Rather than place the title of “resolutions” onto these ideas, we prefer to think of them as practices.
The more you practice something, the better you get. In time, these small actions will become healthy family habits that will hopefully extend into the seasons beyond January.
We share our favorite ways to enter the new year as a family with clarity, restfulness, and meaning.
1. Eat Dinner Together
If you’re not already eating dinners together, make a motion to try and make it happen in the new year. Scheduling often means that families are not eating that final meal of the day with each other, or if everyone is home, then it can sometimes be easiest to give in and let the kids eat in front of the television.
In the new year try to forego these habits and make family dinner at the table a priority. It’s a time to gather and talk about our day, and find out what your child may be going through.
If your children are young, then this sets a great habit and rhythm for the family to follow for years to come. Light a candle each night, and make it special.
2. Take Weekly Walks
Life is often so hectic that we don’t take the time to walk together. This could be something you do after dinner one night a week, and perhaps it becomes something that takes place multiple times each week.
Much like eating at the dinner table together, conversations happen when we walk together. Not only is walking healthy, but it’s a sure fire way to guarantee there will be no electronics involved.
3. Create A Happy and Helpful List
Start by grabbing a piece of paper and a pen to make a list with your children. If you want to turn this into an even more meaningful exercise, then grab a piece of watercolor paper and some paints and make a light-colored painting together that you’ll then write over. This way you can hang it on the wall and enjoy its beauty.
Every person in the family can sit down together and share their top 3 items they wish to accomplish in the new year that involves the family. Have them save their wish items like “win the State Championship” or “make straight A’s” for another list.

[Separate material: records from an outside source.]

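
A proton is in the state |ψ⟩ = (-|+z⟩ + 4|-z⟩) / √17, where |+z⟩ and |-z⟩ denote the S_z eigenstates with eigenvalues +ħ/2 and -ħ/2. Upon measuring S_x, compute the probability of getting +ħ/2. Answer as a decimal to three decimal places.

0.265

|+x⟩ = (|+z⟩ + |-z⟩)/√2, so ⟨+x|ψ⟩ = (3) / (√2·√17).
P = |3|² / 34 = 9/34.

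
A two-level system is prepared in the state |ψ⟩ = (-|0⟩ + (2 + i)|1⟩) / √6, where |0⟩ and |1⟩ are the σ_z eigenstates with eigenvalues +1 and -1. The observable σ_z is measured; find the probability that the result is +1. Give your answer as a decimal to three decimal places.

The +1 outcome corresponds to |0⟩. Its amplitude in |ψ⟩ is -1/√6.
P = |-1|² / 6 = 1/6.

0.167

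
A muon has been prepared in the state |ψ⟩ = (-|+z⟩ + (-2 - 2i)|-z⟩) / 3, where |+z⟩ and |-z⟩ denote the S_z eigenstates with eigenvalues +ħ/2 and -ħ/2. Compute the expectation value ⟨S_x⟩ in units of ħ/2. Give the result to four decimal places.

0.4444

⟨σ_x⟩ = 2 Re(a* b)/(|a|²+|b|²) with a = -1, b = (-2 - 2i).
a* b = (2 + 2i), so ⟨σ_x⟩ = 4/9.
⟨S_x⟩ = (ħ/2)·⟨σ_x⟩.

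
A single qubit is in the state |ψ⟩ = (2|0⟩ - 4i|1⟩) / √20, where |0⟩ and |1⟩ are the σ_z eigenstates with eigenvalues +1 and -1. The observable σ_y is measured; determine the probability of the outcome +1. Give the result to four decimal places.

0.1000

|+y⟩ = (|0⟩ + i|1⟩)/√2, so ⟨+y|ψ⟩ = (-2) / (√2·√20).
P = |-2|² / 40 = 4/40.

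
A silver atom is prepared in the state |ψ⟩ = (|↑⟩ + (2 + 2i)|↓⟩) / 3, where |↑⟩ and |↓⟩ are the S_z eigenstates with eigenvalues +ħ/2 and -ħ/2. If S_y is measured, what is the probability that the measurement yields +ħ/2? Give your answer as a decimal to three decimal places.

0.722

|+y⟩ = (|↑⟩ + i|↓⟩)/√2, so ⟨+y|ψ⟩ = (3 - 2i) / (√2·3).
P = |3 - 2i|² / 18 = 13/18.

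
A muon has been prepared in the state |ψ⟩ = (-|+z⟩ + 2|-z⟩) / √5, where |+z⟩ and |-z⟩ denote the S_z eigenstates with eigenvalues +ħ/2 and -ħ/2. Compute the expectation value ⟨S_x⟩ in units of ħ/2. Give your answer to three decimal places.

-0.800

⟨σ_x⟩ = 2 Re(a* b)/(|a|²+|b|²) with a = -1, b = 2.
a* b = -2, so ⟨σ_x⟩ = -4/5.
⟨S_x⟩ = (ħ/2)·⟨σ_x⟩.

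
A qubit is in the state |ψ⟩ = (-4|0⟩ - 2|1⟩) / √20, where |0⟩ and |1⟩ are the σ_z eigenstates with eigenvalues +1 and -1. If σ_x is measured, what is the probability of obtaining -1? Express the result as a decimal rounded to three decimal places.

0.100

|-x⟩ = (|0⟩ - |1⟩)/√2, so ⟨-x|ψ⟩ = (-2) / (√2·√20).
P = |-2|² / 40 = 4/40.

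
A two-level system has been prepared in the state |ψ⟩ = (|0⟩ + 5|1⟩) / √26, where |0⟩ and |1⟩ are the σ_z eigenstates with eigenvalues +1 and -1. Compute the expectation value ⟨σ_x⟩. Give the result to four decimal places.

⟨σ_x⟩ = 2 Re(a* b)/(|a|²+|b|²) with a = 1, b = 5.
a* b = 5, so ⟨σ_x⟩ = 10/26.

0.3846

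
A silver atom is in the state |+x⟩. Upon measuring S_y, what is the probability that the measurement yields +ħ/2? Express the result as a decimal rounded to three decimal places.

0.500

In the S_z basis, |+x⟩ = (|+z⟩ + |-z⟩)/√2 and |+y⟩ = (|+z⟩ + i|-z⟩)/√2.
|⟨+y|+x⟩|² = 1/2.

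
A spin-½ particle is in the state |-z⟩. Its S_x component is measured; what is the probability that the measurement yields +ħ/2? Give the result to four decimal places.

In the S_z basis, |-z⟩ = |-z⟩ and |+x⟩ = (|+z⟩ + |-z⟩)/√2.
|⟨+x|-z⟩|² = 1/2.

0.5000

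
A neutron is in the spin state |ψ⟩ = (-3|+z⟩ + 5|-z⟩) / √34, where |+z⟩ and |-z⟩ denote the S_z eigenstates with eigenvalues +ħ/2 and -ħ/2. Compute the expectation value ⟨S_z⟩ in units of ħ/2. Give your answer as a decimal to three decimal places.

-0.471

⟨σ_z⟩ = |a|² - |b|² divided by |a|²+|b|², with a, b the |+z⟩, |-z⟩ amplitudes.
= (9 - 25)/34 = -16/34.
⟨S_z⟩ = (ħ/2)·⟨σ_z⟩.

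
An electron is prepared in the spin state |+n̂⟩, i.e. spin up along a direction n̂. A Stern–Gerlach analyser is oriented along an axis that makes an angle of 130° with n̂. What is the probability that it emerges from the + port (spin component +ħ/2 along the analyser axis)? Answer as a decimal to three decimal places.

0.179

For spin-½, the probability of finding spin-up along an axis at angle θ to the initial spin direction is cos²(θ/2); spin-down is sin²(θ/2).
θ = 130°, so P = cos²(65°) ≈ 0.179.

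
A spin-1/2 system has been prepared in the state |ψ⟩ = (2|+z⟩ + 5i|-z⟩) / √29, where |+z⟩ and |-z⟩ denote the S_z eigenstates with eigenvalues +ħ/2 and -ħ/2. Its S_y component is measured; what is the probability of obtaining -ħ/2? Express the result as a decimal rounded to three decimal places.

|-y⟩ = (|+z⟩ - i|-z⟩)/√2, so ⟨-y|ψ⟩ = (-3) / (√2·√29).
P = |-3|² / 58 = 9/58.

0.155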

This list needs to focus on the health of the family and include items like “help Mom more with dinner,” or “show our thanks for what Mom and Dad do.” This a great opportunity to re-center, and focus on what matters most. It is a way to help the family become stronger, and be more in tune with one another by working together and showing appreciation.
4. Play Together
It seems like the easiest item of everything on our list, but so often we don’t get down on the floor and play with our children. Or if they’re older, we don’t meet them where they are and engage in what they are into.
If your child plays basketball, then join them on the court, even if you are no good at shooting. If your child is into making art, sit down with them and make a mess. If your child is very young, then get down on the carpet and build a tower with them using blocks, or have some fun with Play-doh.
We often use the time our children are playing to get housework done or to catch up on paying bills and other chores. But put down the towel or the computer or whatever your distraction is, and join them in their games.
5. Showing Gratitude
A simple thank you goes a long way. Take this new year to teach your child a habit that will stay with them into their adult life. Pick up a package of thank you notes from the store, and show them how to write thank you notes.
Show them how to place a stamp on the letter and actually mail it! In an age where thanks are shown via electronic media, receiving a note in the mail is something special. Teach your child this important gesture, and make a goal to send one thank you note each month to someone deserving.